Les gouvernements ont des craintes et des devoirs légitimes quant à la protection de l’ordre public et de la sécurité nationale pour leurs citoyens. Cependant, toute mesure restreignant la liberté d’expression ou d’association pour arriver à ces fins doit rester exceptionnelle, disposer d’un fondement légal et être strictement nécessaire et proportionnelle à son objectif légitime.

Lors des coupures, l’accès et la coordination des services d’urgence peuvent être compromis. Les citoyens manquent également d’accès à l’information et ont le sentiment que leurs droits fondamentaux sont violés, ce qui alimente le mécontentement et un sentiment d’insécurité qui peuvent générer des conséquences négatives pour la stabilité à long terme du pays.

Application et contrôle transfrontaliers

Les gouvernements sont confrontés à la difficulté d’appliquer leur propre législation nationale à un environnement en ligne marqué par des plateformes de contenus transfrontalières. Dans le contexte d’un Internet ouvert et connecté mondialement, pour obtenir la suppression de données considérées comme problématiques dans une juridiction spécifique, il ne suffit pas de demander au fournisseur local de supprimer lesdites données. Sans collaboration réelle de la part des plateformes concernées, cette complexité transfrontalière peut inciter certains gouvernements à opter pour une approche plus autoritaire, en bloquant complètement la possibilité d’accéder à ces plateformes.

Efficacité

Il n’existe actuellement aucune preuve de l’efficacité des coupures d’Internet pour résoudre les problèmes qu’elles sont censées traiter, par exemple lorsqu’elles visent à rétablir l’ordre public ou à empêcher la tricherie aux examens.

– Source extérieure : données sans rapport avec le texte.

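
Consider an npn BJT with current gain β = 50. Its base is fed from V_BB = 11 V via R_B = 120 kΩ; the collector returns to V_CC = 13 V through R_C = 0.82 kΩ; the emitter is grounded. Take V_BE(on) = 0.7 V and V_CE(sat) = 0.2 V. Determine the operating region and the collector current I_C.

Assume active. Base-emitter loop: I_B = (V_BB − V_BE)/R_B = (11 − 0.7)/120 = 0.0858 mA.
I_C = β·I_B = 50×0.0858 = 4.29 mA.
V_CE = V_CC − I_C·R_C = 13 − 4.29×0.82 = 9.48 V > V_CE(sat), so the active-region assumption holds.

active; I_C ≈ 4.3 mA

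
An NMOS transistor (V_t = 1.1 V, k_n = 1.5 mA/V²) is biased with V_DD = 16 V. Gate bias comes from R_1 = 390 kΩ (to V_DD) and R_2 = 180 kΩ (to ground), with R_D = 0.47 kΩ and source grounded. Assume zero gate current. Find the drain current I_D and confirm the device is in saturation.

I_D ≈ 12 mA

V_G = V_DD·R_2/(R_1+R_2) = 16×180/570 = 5.05 V. With the source grounded, V_GS = V_G = 5.05 V.
Assume saturation: I_D = (k_n/2)(V_GS − V_t)² = (1.5/2)×(5.05 − 1.1)² = 0.75×3.95² = 11.7 mA.
V_DS = V_DD − I_D·R_D = 16 − 11.7×0.47 = 10.5 V.
Saturation requires V_DS ≥ V_GS − V_t = 3.95 V; 10.5 ≥ 3.95 ✓.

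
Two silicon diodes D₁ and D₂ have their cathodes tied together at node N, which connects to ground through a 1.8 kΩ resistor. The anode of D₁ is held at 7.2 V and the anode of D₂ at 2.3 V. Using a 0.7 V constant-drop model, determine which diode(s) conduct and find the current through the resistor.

Only D₁ conducts; I_R ≈ 3.6 mA

Assume both conduct. Then node N would need to be at both 7.2−0.7 = 6.5 V and 2.3−0.7 = 1.6 V, which is impossible.
Assume only D₁ conducts: V_N = 7.2 − 0.7 = 6.5 V, so I_R = 6.5/1.8 = 3.61 mA.
Check D₂: its anode-to-cathode voltage is 2.3 − 6.5 = -4.2 V < 0.7 V, so it is off. The assumption is consistent.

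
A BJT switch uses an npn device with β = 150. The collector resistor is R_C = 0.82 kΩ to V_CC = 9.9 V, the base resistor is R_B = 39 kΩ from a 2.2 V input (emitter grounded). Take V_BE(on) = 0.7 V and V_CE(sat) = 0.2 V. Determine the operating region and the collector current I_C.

Assume active. Base-emitter loop: I_B = (V_BB − V_BE)/R_B = (2.2 − 0.7)/39 = 0.0385 mA.
I_C = β·I_B = 150×0.0385 = 5.77 mA.
V_CE = V_CC − I_C·R_C = 9.9 − 5.77×0.82 = 5.17 V > V_CE(sat), so the active-region assumption holds.

active; I_C ≈ 5.8 mA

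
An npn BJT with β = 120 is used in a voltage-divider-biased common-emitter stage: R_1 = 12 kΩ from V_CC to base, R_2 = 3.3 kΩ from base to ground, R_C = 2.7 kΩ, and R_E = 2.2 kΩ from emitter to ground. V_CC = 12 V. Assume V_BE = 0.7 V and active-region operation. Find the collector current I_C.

Thevenize the base divider: V_Th = V_CC·R_2/(R_1+R_2) = 12×3.3/15.3 = 2.59 V, R_Th = R_1‖R_2 = 2.59 kΩ.
Base-emitter loop: V_Th = I_B·R_Th + V_BE + (β+1)I_B·R_E, so I_B = (2.59 − 0.7) / (2.59 + 121×2.2) = 0.00702 mA.
I_C = β·I_B = 120×0.00702 = 0.843 mA, and I_E = (β+1)I_B = 0.85 mA.
V_CE = V_CC − I_C·R_C − I_E·R_E = 12 − 0.843×2.7 − 0.85×2.2 = 7.85 V.
V_CE = 7.85 V > 0.2 V confirms active-region operation.

I_C ≈ 0.84 mA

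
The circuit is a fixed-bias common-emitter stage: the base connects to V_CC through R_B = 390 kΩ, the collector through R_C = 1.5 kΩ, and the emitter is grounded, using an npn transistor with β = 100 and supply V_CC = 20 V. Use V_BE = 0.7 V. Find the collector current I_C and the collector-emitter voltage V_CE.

I_C ≈ 4.9 mA, V_CE ≈ 13 V

Base loop: V_CC = I_B·R_B + V_BE, so I_B = (20 − 0.7)/390 kΩ = 0.0495 mA.
In the active region I_C = β·I_B = 100 × 0.0495 = 4.95 mA.
Collector loop: V_CE = V_CC − I_C·R_C = 20 − 4.95×1.5 = 12.6 V.
Since V_CE = 12.6 V > V_CE(sat) ≈ 0.2 V, the transistor is in the active region as assumed.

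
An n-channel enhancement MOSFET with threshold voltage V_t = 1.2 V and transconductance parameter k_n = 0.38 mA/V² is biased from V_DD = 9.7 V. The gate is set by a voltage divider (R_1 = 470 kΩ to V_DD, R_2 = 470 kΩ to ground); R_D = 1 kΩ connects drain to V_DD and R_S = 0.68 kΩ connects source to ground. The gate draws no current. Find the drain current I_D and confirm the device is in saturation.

I_D ≈ 1.4 mA

V_G = V_DD·R_2/(R_1+R_2) = 9.7×470/940 = 4.85 V.
Assume saturation: I_D = (k_n/2)(V_GS − V_t)² with V_GS = V_G − I_D·R_S = 4.85 − 0.68·I_D.
Substituting gives 0.0879·I_D² − 1.94·I_D + 2.53 = 0, with roots I_D = 1.39 or 20.7 mA.
The root I_D = 20.7 mA gives V_GS = -9.24 V ≤ V_t, so take I_D = 1.39 mA.
Then V_GS = 3.9 V and V_DS = V_DD − I_D(R_D+R_S) = 9.7 − 1.39×1.68 = 7.36 V.
Saturation requires V_DS ≥ V_GS − V_t = 2.7 V; 7.36 ≥ 2.7 ✓.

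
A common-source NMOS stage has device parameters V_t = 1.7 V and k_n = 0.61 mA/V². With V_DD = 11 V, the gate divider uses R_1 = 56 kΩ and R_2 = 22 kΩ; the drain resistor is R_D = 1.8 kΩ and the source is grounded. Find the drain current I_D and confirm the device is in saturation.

I_D ≈ 0.6 mA

V_G = V_DD·R_2/(R_1+R_2) = 11×22/78 = 3.1 V. With the source grounded, V_GS = V_G = 3.1 V.
Assume saturation: I_D = (k_n/2)(V_GS − V_t)² = (0.61/2)×(3.1 − 1.7)² = 0.305×1.4² = 0.6 mA.
V_DS = V_DD − I_D·R_D = 11 − 0.6×1.8 = 9.92 V.
Saturation requires V_DS ≥ V_GS − V_t = 1.4 V; 9.92 ≥ 1.4 ✓.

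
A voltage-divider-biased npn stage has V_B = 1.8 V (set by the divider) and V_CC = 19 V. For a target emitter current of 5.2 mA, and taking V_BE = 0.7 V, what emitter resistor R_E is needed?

V_E = V_B − V_BE = 1.8 − 0.7 = 1.1 V.
R_E = V_E / I_E = 1.1 / 5.2 = 0.212 kΩ.

R_E ≈ 0.21 kΩ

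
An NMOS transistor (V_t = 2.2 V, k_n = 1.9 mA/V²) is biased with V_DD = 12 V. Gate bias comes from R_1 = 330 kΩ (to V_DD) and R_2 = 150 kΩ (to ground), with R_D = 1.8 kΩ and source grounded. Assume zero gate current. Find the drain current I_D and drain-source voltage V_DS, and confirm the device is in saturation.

I_D ≈ 2.3 mA, V_DS ≈ 7.9 V

V_G = V_DD·R_2/(R_1+R_2) = 12×150/480 = 3.75 V. With the source grounded, V_GS = V_G = 3.75 V.
Assume saturation: I_D = (k_n/2)(V_GS − V_t)² = (1.9/2)×(3.75 − 2.2)² = 0.95×1.55² = 2.28 mA.
V_DS = V_DD − I_D·R_D = 12 − 2.28×1.8 = 7.89 V.
Saturation requires V_DS ≥ V_GS − V_t = 1.55 V; 7.89 ≥ 1.55 ✓.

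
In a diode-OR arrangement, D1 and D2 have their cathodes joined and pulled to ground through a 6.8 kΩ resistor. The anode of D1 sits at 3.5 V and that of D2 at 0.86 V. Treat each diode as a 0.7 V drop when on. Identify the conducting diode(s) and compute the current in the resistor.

Assume both conduct. Then node N would need to be at both 3.5−0.7 = 2.8 V and 0.86−0.7 = 0.16 V, which is impossible.
Assume only D1 conducts: V_N = 3.5 − 0.7 = 2.8 V, so I_R = 2.8/6.8 = 0.412 mA.
Check D2: its anode-to-cathode voltage is 0.86 − 2.8 = -1.94 V < 0.7 V, so it is off. The assumption is consistent.

Only D1 conducts; I_R ≈ 0.41 mA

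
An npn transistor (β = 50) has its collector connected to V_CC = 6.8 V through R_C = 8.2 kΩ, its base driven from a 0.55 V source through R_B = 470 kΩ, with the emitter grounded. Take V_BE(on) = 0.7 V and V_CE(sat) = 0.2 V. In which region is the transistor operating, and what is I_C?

cutoff; I_C ≈ 0

V_BB = 0.55 V ≤ V_BE(on) = 0.7 V, so the base-emitter junction is not forward biased.
The transistor is in cutoff: I_B = I_C = 0.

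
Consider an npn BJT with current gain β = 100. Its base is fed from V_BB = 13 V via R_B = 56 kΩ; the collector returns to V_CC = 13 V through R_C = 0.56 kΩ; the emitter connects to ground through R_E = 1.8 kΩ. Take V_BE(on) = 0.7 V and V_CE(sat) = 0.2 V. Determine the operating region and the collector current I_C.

Assume active. Base-emitter loop: I_B = (V_BB − V_BE)/(R_B + (β+1)R_E) = (13 − 0.7)/(56 + 101×1.8) = 0.0517 mA.
I_C = β·I_B = 100×0.0517 = 5.17 mA.
V_CE = V_CC − I_C·R_C − I_E·R_E = 13 − 5.17×0.56 − 5.22×1.8 = 0.7 V > V_CE(sat), so the active-region assumption holds.

active; I_C ≈ 5.2 mA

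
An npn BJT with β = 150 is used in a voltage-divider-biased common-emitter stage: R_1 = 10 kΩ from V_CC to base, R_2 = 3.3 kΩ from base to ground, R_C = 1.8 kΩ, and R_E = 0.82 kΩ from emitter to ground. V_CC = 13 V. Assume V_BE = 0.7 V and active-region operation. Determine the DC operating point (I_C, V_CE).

I_C ≈ 3 mA, V_CE ≈ 5.1 V

Thevenize the base divider: V_Th = V_CC·R_2/(R_1+R_2) = 13×3.3/13.3 = 3.23 V, R_Th = R_1‖R_2 = 2.48 kΩ.
Base-emitter loop: V_Th = I_B·R_Th + V_BE + (β+1)I_B·R_E, so I_B = (3.23 − 0.7) / (2.48 + 151×0.82) = 0.02 mA.
I_C = β·I_B = 150×0.02 = 3 mA, and I_E = (β+1)I_B = 3.02 mA.
V_CE = V_CC − I_C·R_C − I_E·R_E = 13 − 3×1.8 − 3.02×0.82 = 5.13 V.
V_CE = 5.13 V > 0.2 V confirms active-region operation.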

Une étude (Rydzak, 2019b) a même établi que l’arrêt complet des informations suite aux coupures d’Internet pouvait en réalité donner lieu à davantage de violence, avec l’adoption de stratégies violentes, qui dépendent moins de l’efficacité de la communication et de la coordination que des manifestations non violentes, qui ont quant à elles besoin d’Internet pour être organisées. De nombreux dommages collatéraux ont également été recensés suite à ces mesures, notamment des impacts sur les droits civiques, politiques, économiques, sociaux et culturels. (Rydzak, 2019a)

Des études ont montré que les coupures d’Internet n’empêchent pas la tricherie aux examens, ni d’autres méthodes plus proportionnées qui n’ont pas d’impact négatif sur des pays entiers, leurs économies et leurs habitants. (Cupler & Abrougui, 2022)

De plus, les coupures d’Internet ont tendance à attirer l’attention internationale et à engendrer des pressions sur les pays qui y ont recours. Cela donne en effet lieu au fameux « effet Streisand », selon lequel la tentative de réduire au silence ou de masquer des informations génère en réalité une attention accrue sur ce que l’on cherche à dissimuler.

Principes directeurs

Liberté d’expression

La liberté d’expression doit être la norme, et toute limitation de ce droit ne doit être qu’exceptionnelle. Le rôle central d’Internet dans la vie sociale et économique de ses utilisateurs a récemment entraîné l’adoption par l’ONU d’une résolution visant à défendre « la promotion, la protection et l’exercice des droits humains sur Internet ». (La promotion, la protection et l’exercice des droits humains sur Internet, s.d.) La résolution condamne les efforts déployés par l’État pour empêcher ou perturber intentionnellement l’accès à l’information en ligne.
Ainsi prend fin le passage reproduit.